Pulmonary arterial endothelial function is known to be affected in patients with idiopathic pulmonary arterial hypertension (IPAH). Current reports also detected peripheral systemic arterial dysfunction in IPAH patients. The purpose of this study was to assess whether there is a relation between pulmonary arterial and systemic arterial endothelial function. Pulmonary arterial endothelium-dependent relaxation was assessed by changes in pulmonary blood flow in response to acetylcholine which were determined using intravascular Doppler flow measurements. Pulmonary flow reserve (PFR) was calculated as the ratio of pulmonary blood flow velocity in response to acetylcholine relative to baseline values. Systemic arterial endothelial function was assessed by the vascular response to reactive hyperemia, and was recorded non-invasively by peripheral arterial finger tonometry under standardized conditions. Thirteen children and young adults [mean age 16.7 (±5.6) years] with IPAH and 13 age-/gender-matched controls were included in the study. Digital reactive hyperemic index (RHI) of the IPAH patients was 1.54 (±0.69), and of the controls was 1.67 (±0.66) [p = 0.64]. The mean baseline flow velocity in the segmental pulmonary artery of all patients was 18.5 (±5.5) cm/s, increasing to 27.4 (±12.3) cm/s (p = 0.003) during acetylcholine infusion. The calculated mean PFR was 1.48 (±0.4). There was no significant correlation between the PFR and RHI (r = 0.19; p = 0.54). According to our results, systemic arterial endothelial function assessed by peripheral arterial finger tonometry was not significantly impaired in children and young adults with IPAH compared with age-/gender-matched controls. There was no correlation between systemic arterial and pulmonary arterial endothelial function, suggesting that different mechanisms may contribute to their pathogenesis and progression.

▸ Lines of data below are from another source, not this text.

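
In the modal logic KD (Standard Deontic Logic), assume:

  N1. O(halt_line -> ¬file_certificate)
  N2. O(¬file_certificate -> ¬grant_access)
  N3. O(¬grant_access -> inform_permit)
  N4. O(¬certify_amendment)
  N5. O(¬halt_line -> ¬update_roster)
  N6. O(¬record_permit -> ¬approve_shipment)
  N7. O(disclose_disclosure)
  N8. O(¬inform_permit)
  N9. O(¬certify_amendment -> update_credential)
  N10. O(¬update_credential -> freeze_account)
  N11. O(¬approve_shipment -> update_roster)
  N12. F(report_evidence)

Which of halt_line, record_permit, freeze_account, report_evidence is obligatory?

From premise 8 we have O(¬inform_permit).
Premise 3 is O(¬grant_access -> inform_permit); contrapositively O(¬inform_permit -> grant_access). Since O(¬inform_permit) holds, K gives O(grant_access).
The contrapositive of premise 2 (O(¬file_certificate -> ¬grant_access)) is O(grant_access -> file_certificate), and O(grant_access) is already established, so O(file_certificate).
Premise 1, O(halt_line -> ¬file_certificate), contraposes to O(file_certificate -> ¬halt_line); with O(file_certificate) we get O(¬halt_line).
Applying K to premise 5 (O(¬halt_line -> ¬update_roster)) and O(¬halt_line) yields O(¬update_roster).
Premise 11 is O(¬approve_shipment -> update_roster); contrapositively O(¬update_roster -> approve_shipment). Since O(¬update_roster) holds, K gives O(approve_shipment).
Premise 6 is O(¬record_permit -> ¬approve_shipment); contrapositively O(approve_shipment -> record_permit). Since O(approve_shipment) holds, K gives O(record_permit).
So O(record_permit) holds — record_permit is obligatory. None of the other listed options is made obligatory by any chain of premises.

record_permit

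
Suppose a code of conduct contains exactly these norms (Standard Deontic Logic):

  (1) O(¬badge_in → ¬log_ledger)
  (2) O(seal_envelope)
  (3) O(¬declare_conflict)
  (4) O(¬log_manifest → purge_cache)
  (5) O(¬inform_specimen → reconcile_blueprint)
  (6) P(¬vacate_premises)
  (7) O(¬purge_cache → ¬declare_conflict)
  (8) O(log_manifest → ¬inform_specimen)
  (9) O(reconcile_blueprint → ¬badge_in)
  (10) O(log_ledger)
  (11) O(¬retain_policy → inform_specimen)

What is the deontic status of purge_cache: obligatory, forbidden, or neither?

From premise 10 we have O(log_ledger).
The contrapositive of premise 1 (O(¬badge_in → ¬log_ledger)) is O(log_ledger → badge_in), and O(log_ledger) is already established, so O(badge_in).
The contrapositive of premise 9 (O(reconcile_blueprint → ¬badge_in)) is O(badge_in → ¬reconcile_blueprint), and O(badge_in) is already established, so O(¬reconcile_blueprint).
Premise 5, O(¬inform_specimen → reconcile_blueprint), contraposes to O(¬reconcile_blueprint → inform_specimen); with O(¬reconcile_blueprint) we get O(inform_specimen).
Premise 8 is O(log_manifest → ¬inform_specimen); contrapositively O(inform_specimen → ¬log_manifest). Since O(inform_specimen) holds, K gives O(¬log_manifest).
With premise 4, O(¬log_manifest → purge_cache), the K-axiom yields O(purge_cache).
Premises 2, 3, 6, 7, 11 do not contribute to this derivation.
Hence purge_cache is obligatory.

Obligatory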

已知特发性肺动脉高压(IPAH)患者的肺动脉内皮功能会受到影响。目前的报告还检测到IPAH患者存在外周系统性动脉功能障碍。本研究的目的是评估肺动脉和系统性动脉内皮功能之间是否存在关联。通过血管内多普勒血流测量法测定乙酰胆碱引起的肺血流变化,以此评估肺动脉内皮依赖性舒张功能。肺血流储备(PFR)计算为乙酰胆碱刺激后肺血流速度与基线值的比值。通过对反应性充血的血管反应评估系统性动脉内皮功能,并在标准化条件下通过外周动脉手指张力测量法进行无创记录。本研究纳入了13名儿童和青年[平均年龄16.7(±5.6)岁]IPAH患者以及13名年龄和性别匹配的对照组。IPAH患者的数字反应性充血指数(RHI)为1.54(±0.69),对照组为1.67(±0.66)[p = 0.64]。所有患者节段性肺动脉的平均基线血流速度为18.5(±5.5)cm/s,在输注乙酰胆碱期间增加至27.4(±12.3)cm/s(p = 0.003)。计算得出的平均PFR为1.48(±0.4)。PFR与RHI之间无显著相关性(r = 0.19;p = 0.54)。根据我们的结果,与年龄和性别匹配的对照组相比,通过外周动脉手指张力测量法评估的系统性动脉内皮功能在IPAH儿童和青年中未受到显著损害。系统性动脉和肺动脉内皮功能之间无相关性,这表明不同机制可能导致它们的发病机制和进展。